Richter Scale/2017
Installation View from "Citizens"
The Petach Tikvah Museum of Art
Curator: Neta Gal Azmon
Zohar Gotesman's monumental throne was inspired by 11th–13th century Romanesque sculpture. In contrast to Romanesque sculpture, which was closely related to architecture due to its decorative function, however, Gotesman's sculpture has no structural function. It is not sculpted in stone, but rather made of glowing and quivering phosphorous rubber. Like Pygmalion in Greek mythology — the Cypriot king who carved a female figure in stone, fell in love with her, thus bringing her to life — Gotesman awakens his sculpture by means of a hidden mechanism. The tall chair begins to vibrate, as if it were a wild and independent, grotesque, gigantic dildo. The erotic Greek myth thus acquires a current interpretation with an exaggerated comic hue ("Everything is about sex. Except sex. Sex is about power," as maintained by Frank Underwood, the arch-villain in the TV series House of Cards).

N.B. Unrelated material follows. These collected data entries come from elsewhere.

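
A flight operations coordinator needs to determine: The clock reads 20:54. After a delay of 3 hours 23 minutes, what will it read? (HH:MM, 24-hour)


Start time: 20:54
Adding: 3 hours 23 minutes
Minutes: 54 + 23 = 77
Minute overflow: 77 >= 60, so carry 1 hour, minutes = 17
Hours: 20 + 3 + 1 = 24
Hour wraparound: 24 mod 24 = 0
Result: 00:17

00:17


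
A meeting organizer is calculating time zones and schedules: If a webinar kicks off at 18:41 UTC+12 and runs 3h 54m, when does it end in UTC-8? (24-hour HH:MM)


Start: 18:41 in UTC+12
Step 1 - add duration:
  minutes: 41 + 54 = 95 (carry 1h)
  hours: 18 + 3 + 1 = 22
  end in UTC+12: 22:35
Step 2 - convert UTC+12 -> UTC-8:
  offset difference: -8 - (12) = -20 hours
  22 + (-20) = 2 -> mod 24 = 2
Result: 02:35 in UTC-8

02:35


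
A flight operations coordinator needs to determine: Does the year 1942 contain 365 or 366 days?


Year: 1942
Check leap year rules:
Divisible by 4? No
1942 is not a leap year
Days: 365

365


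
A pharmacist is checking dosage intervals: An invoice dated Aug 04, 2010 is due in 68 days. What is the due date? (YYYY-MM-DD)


Start: 2010-08-04
Adding 68 days
Days remaining in August: 27
After August: 41 days still to add
September 2010: 30 days, 11 remaining
October 2010 has 31 days, need 11
Result: 2010-10-11

2010-10-11


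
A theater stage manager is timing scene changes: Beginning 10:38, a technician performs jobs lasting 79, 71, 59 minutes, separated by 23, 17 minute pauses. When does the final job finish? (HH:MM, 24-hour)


Start: 10:38 = 638 min from midnight
  after task 1 (79 min): 11:57
  after break (23 min): 12:20
  after task 2 (71 min): 13:31
  after break (17 min): 13:48
  after task 3 (59 min): 14:47
Total elapsed: 249 minutes
End time: 14:47

14:47


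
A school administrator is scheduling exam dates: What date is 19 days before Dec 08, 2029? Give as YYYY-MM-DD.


Start: 2029-12-08
Subtracting 19 days
Days already passed in December: 8
After going back through December: 11 more days to subtract
November 2029 has 30 days, need 11
Result: 2029-11-19

2029-11-19


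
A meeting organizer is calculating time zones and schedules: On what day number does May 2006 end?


Month: May
Year: 2006
May is a 31-day month
Total: 31 days

31


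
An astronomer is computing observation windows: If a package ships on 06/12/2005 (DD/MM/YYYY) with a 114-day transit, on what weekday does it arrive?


Start: 2005-12-06 (Tuesday)
Step 1 - find target date: add 114 days
  2005-12-06 + 114 days = 2006-03-30
Step 2 - day of week:
  114 mod 7 = 2
  Tuesday + 2 days -> Thursday
Result: Thursday (2006-03-30)

Thursday


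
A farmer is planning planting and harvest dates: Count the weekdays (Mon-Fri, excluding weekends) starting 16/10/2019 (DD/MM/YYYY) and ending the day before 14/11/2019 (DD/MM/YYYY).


Start: 2019-10-16 (Wednesday)
End (exclusive): 2019-11-14 (Thursday)
Total calendar days: 29
Full weeks: 29 // 7 = 4 -> 20 weekdays
Remaining 1 days starting on Wednesday:
  Wed(w) -> 1 weekdays
Total business days: 20 + 1 = 21

21


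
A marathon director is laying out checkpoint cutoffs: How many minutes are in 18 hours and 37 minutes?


Hours: 18
Extra minutes: 37
Minutes per hour: 60
Hours to minutes: 18 x 60 = 1080
Total: 1080 + 37 = 1117

1117


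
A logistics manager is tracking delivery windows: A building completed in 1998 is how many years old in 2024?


Birth year: 1998
Current year: 2024
Age = current year - birth year
Age = 2024 - 1998 = 26

26


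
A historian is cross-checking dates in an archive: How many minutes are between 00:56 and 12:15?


Start time: 00:56 = 56 minutes from midnight
End time: 12:15 = 735 minutes from midnight
Difference: 735 - 56 = 679 minutes
That is 11 hours and 19 minutes

679


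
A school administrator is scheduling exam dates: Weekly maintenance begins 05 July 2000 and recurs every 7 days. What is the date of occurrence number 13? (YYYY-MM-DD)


First occurrence: 2000-07-05 (occurrence 1)
Each occurrence is 7 days after the previous.
Occurrence 13 is 12 weeks after the first.
12 weeks = 84 days
2000-07-05 + 84 days = 2000-09-27

2000-09-27


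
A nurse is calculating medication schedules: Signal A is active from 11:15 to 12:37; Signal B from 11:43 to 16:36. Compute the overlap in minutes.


Interval A: [675, 757] minutes from midnight
Interval B: [703, 996] minutes from midnight
Overlap start = max(675, 703) = 703
Overlap end = min(757, 996) = 757
Overlap = 757 - 703 = 54 minutes

54


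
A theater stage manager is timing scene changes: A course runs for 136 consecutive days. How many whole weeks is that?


Total days: 136
Days per week: 7
Division: 136 / 7 = 19 remainder 3
Complete weeks: 19
Remaining days: 3

19


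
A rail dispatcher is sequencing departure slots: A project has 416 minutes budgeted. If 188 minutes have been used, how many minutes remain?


Total budget: 416 minutes
Time used: 188 minutes
Remaining: 416 - 188 = 228 minutes
Percent used: 45.2%
Percent remaining: 54.8%

228


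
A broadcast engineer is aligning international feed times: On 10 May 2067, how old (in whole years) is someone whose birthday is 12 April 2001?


Birth: 2001-04-12
Reference: 2067-05-10
Year difference: 2067 - 2001 = 66
Has birthday (04-12) occurred by 05-10? Yes
Age in full years: 66

66


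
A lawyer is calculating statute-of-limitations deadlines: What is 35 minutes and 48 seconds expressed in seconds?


Minutes: 35
Extra seconds: 48
Seconds per minute: 60
Minutes to seconds: 35 x 60 = 2100
Total: 2100 + 48 = 2148

2148


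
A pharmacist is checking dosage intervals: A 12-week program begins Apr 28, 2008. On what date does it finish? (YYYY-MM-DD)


Start: 2008-04-28
Weeks to add: 12
Convert to days: 12 x 7 = 84 days
Add 84 days to 2008-04-28
Result: 2008-07-21

2008-07-21


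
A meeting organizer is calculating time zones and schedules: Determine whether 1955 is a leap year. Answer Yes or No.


Year: 1955
Divisible by 4? 1955 / 4 = 488.75 -> No
Not divisible by 4, so NOT a leap year

No


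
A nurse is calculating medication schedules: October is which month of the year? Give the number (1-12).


Calendar month order:
9. September
10. October <--
11. November
October is month number 10

10


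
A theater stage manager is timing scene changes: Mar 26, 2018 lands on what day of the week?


Date: 2018-03-26
January 1, 2018 is a Monday
Day of year: 85
Offset from Jan 1: 84 days
84 mod 7 = 0
Result: Monday

Monday


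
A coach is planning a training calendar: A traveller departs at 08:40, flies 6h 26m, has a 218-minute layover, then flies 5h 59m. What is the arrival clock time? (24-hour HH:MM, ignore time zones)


Depart: 08:40
Leg 1: +386 min -> 15:06
Layover: +218 min -> 18:44
Leg 2: +359 min -> 00:43
Total travel: 963 minutes = 16h 3m
Arrival: 00:43

00:43


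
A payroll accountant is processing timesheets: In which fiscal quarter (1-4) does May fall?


Month: May (month 5)
Q1: January-March (months 1-3)
Q2: April-June (months 4-6)
Q3: July-September (months 7-9)
Q4: October-December (months 10-12)
Month 5 falls in Q2

2


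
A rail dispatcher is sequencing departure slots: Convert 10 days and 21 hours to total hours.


Days: 10
Extra hours: 21
Hours per day: 24
Days to hours: 10 x 24 = 240
Total: 240 + 21 = 261

261


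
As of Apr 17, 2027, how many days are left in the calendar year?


Start: April 17, 2027
End: December 31, 2027
Days left in April: 13
May: 31
June: 30
July: 31
August: 31
... plus remaining months
Sum of remaining months: 245
Total: 13 + 245 = 258

258


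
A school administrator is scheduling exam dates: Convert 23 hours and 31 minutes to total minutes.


Hours: 23
Minutes: 31
Convert hours to minutes: 23 x 60 = 1380
Add remaining minutes: 1380 + 31 = 1411

1411


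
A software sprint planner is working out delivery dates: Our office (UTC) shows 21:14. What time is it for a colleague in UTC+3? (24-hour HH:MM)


Local time: 21:14 at UTC (offset 0h)
Target zone: UTC+3 (offset 3h)
Difference: 3 - (0) = 3 hours
Calculation: 21 + (3) = 24
Wraparound: (24) mod 24 = 0
Result: 00:14

00:14


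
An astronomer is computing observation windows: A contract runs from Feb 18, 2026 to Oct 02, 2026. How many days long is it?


Start date: 2026-02-18
End date: 2026-10-02
Feb 2026: +11 days
Mar 2026: +31 days
Apr 2026: +30 days
... (6 more months)
Total: 226 days

226


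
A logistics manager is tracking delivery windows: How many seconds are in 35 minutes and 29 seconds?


Minutes: 35
Seconds: 29
Convert minutes to seconds: 35 x 60 = 2100
Add remaining seconds: 2100 + 29 = 2129

2129


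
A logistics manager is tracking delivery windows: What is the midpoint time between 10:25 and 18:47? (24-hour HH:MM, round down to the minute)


Start time: 10:25 = 625 minutes from midnight
End time: 18:47 = 1127 minutes from midnight
Sum: 625 + 1127 = 1752
Midpoint: 1752 / 2 = 876 minutes
Convert: 876 / 60 = 14 hours, 36 minutes
Result: 14:36

14:36


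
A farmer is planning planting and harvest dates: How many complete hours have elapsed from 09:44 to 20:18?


Start: 09:44
End: 20:18
Hour difference: 20 - 9 = 11 hours
Minute difference: 18 - 44 = -26 minutes
Total minutes: 634
Complete hours: 634 / 60 = 10 (remainder 34)

10


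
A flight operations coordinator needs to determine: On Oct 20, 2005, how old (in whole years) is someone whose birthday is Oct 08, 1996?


Birth: 1996-10-08
Reference: 2005-10-20
Year difference: 2005 - 1996 = 9
Has birthday (10-08) occurred by 10-20? Yes
Age in full years: 9

9


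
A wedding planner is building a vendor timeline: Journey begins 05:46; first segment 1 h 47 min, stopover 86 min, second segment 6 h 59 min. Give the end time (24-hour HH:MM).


Depart: 05:46
Leg 1: +107 min -> 07:33
Layover: +86 min -> 08:59
Leg 2: +419 min -> 15:58
Total travel: 612 minutes = 10h 12m
Arrival: 15:58

15:58


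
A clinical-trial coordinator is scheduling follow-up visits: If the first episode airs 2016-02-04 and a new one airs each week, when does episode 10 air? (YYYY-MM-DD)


First occurrence: 2016-02-04 (occurrence 1)
Each occurrence is 7 days after the previous.
Occurrence 10 is 9 weeks after the first.
9 weeks = 63 days
2016-02-04 + 63 days = 2016-04-07

2016-04-07


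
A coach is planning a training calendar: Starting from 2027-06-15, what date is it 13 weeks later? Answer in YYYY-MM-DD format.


Start: 2027-06-15
Weeks to add: 13
Convert to days: 13 x 7 = 91 days
Add 91 days to 2027-06-15
Result: 2027-09-14

2027-09-14


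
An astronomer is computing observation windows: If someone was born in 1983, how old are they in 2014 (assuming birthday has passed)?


Birth year: 1983
Current year: 2014
Age = current year - birth year
Age = 2014 - 1983 = 31

31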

Gotesman's throne tower also alludes to the biblical Tower of Babel — the story of pride and lust for power that led to the confusion of tongues and the birth of nationalism. The bitter end of that tower — like the foretold end of the giant erections effectuated by power, mastery, and authority — implies the end of the one occupying this metaphoric throne, because it is the base of the pyramid that determines its stability in the long run.